Мэри-Энн снова взглянула на меня, подбородок у нее задрожал. Она глубоко вдохнула и тихо произнесла:
– Джо, Уилл был чемпионом мира по сокрытию от меня своих тайн.
– Но ты должна была что-нибудь слышать, чувствовать, куда все клонится.
– В таком случае уточни, что именно тебя интересует. И я подумаю, с чего начать.
– Ладно. Почему папа с таким недоверием относился к Джеку и Лорне Блейзек?
Она внимательно взглянула на меня сквозь большие темные стекла очков.
– Он ненавидел Джека – ты это знаешь. Ненавидел его политику, его деньги, все, что его касалось. Полагаю, эта ненависть и породила недоверие. А насчет Лорны ничего не могу сказать.
– В ту ночь, ночь его гибели, он собирался забрать Саванну Блейзек и отвезти ее в детский дом Хиллвью, а не вернуть родителям.
– Наверное, это связано с деньгами?
– Нет. Деньги он уже собрал.
– Тогда узнал что-то новое?
– Но что именно, мама? Это мне и хочется узнать.
Она покачала головой.
– Не могу дать тебе того, чего у самой нет. А может, он никогда и не собирался возвращать ее им.
Любопытно, об этом я как-то не подумал.
– А почему?
– Не знаю, Джо. Просто размышляю.
Поскольку на кону стояла жизнь одиннадцатилетнего подростка, то это можно было как-то объяснить. Уилл мог просто воспользоваться этим шансом, чтобы отравить жизнь Джеку Блейзеку и самому насладиться муками противника. Ведь Джек был для него средоточием всего самого отвратительного.
Блейзек безмерно богат, и его влияние в округе очень велико. Недавно, например, он протолкнул двух политических деятелей в ассамблею штата Калифорния, в основном за счет денежной поддержки их избирательной кампании через Исследовательско-оперативный комитет "Лесного клуба". Таким же образом он организовал поддержку своим кандидатам в палату представителей конгресса США, как на юге, так и на севере округа. Он заседал в советах руководителей одиннадцати компаний, каждая из которых входит в список пятисот самых процветающих фирм. Его общее состояние составляет двенадцать миллиардов долларов. При этом он на четыре года младше Уилла.
– А как насчет аэропорта, Джо? Уилл часто говаривал, что если бы у него хватило сил... он бы с удовольствием разрушил эти идиотские планы.

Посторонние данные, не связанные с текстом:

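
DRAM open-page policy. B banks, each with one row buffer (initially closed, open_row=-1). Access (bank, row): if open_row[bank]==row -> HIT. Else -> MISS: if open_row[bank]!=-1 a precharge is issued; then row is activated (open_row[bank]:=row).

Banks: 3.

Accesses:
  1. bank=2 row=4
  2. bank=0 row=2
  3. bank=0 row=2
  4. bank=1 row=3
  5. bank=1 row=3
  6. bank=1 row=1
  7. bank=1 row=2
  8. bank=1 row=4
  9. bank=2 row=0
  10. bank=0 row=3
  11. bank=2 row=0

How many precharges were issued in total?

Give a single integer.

Acc 1: bank2 row4 -> MISS (open row4); precharges=0
Acc 2: bank0 row2 -> MISS (open row2); precharges=0
Acc 3: bank0 row2 -> HIT
Acc 4: bank1 row3 -> MISS (open row3); precharges=0
Acc 5: bank1 row3 -> HIT
Acc 6: bank1 row1 -> MISS (open row1); precharges=1
Acc 7: bank1 row2 -> MISS (open row2); precharges=2
Acc 8: bank1 row4 -> MISS (open row4); precharges=3
Acc 9: bank2 row0 -> MISS (open row0); precharges=4
Acc 10: bank0 row3 -> MISS (open row3); precharges=5
Acc 11: bank2 row0 -> HIT

Answer: 5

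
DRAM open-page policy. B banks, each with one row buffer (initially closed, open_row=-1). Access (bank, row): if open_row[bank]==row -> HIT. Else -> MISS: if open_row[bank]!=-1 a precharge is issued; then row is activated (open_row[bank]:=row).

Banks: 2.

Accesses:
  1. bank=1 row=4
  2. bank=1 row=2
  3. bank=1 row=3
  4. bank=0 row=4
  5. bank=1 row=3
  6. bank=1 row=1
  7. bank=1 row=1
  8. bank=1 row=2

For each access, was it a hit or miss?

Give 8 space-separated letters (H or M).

Acc 1: bank1 row4 -> MISS (open row4); precharges=0
Acc 2: bank1 row2 -> MISS (open row2); precharges=1
Acc 3: bank1 row3 -> MISS (open row3); precharges=2
Acc 4: bank0 row4 -> MISS (open row4); precharges=2
Acc 5: bank1 row3 -> HIT
Acc 6: bank1 row1 -> MISS (open row1); precharges=3
Acc 7: bank1 row1 -> HIT
Acc 8: bank1 row2 -> MISS (open row2); precharges=4

Answer: M M M M H M H M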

Строительство нового аэропорта было одной из ключевых идей Джека Блейзека. За последний год он истратил сотни тысяч долларов из собственного кармана, чтобы только убедить избирателей в необходимости нового международного аэропорта на территории бывшей военно-морской базы в Эль-Торо.
Имеющийся у нас аэропорт отвечает всем современным стандартам и является одним из наиболее организованных и удобных в стране, но Блейзек и его сторонники настаивают, что он уже устарел, стал маловат и не в полной мере отвечает требованиям безопасности. Блейзек и его дружки выступают за строительство аэропорта на средства из общественных фондов и уже вовсю проталкивают эту идею в правительстве, пышно назвав свою шайку Гражданским комитетом за безопасный аэропорт. И разумеется, среди властей округа их главным подпевалой стало транспортное управление во главе с Карлом Рупаски.
Что касается стоимости нового строительства, то Блейзек предлагает направить на эти цели восемь миллионов долларов из федеральных отчислений табачных компаний. Ранее эти "табачные" средства предполагалось использовать на развитие здравоохранения, хотя формально каждый округ самостоятельно решает, куда направлять эти деньги.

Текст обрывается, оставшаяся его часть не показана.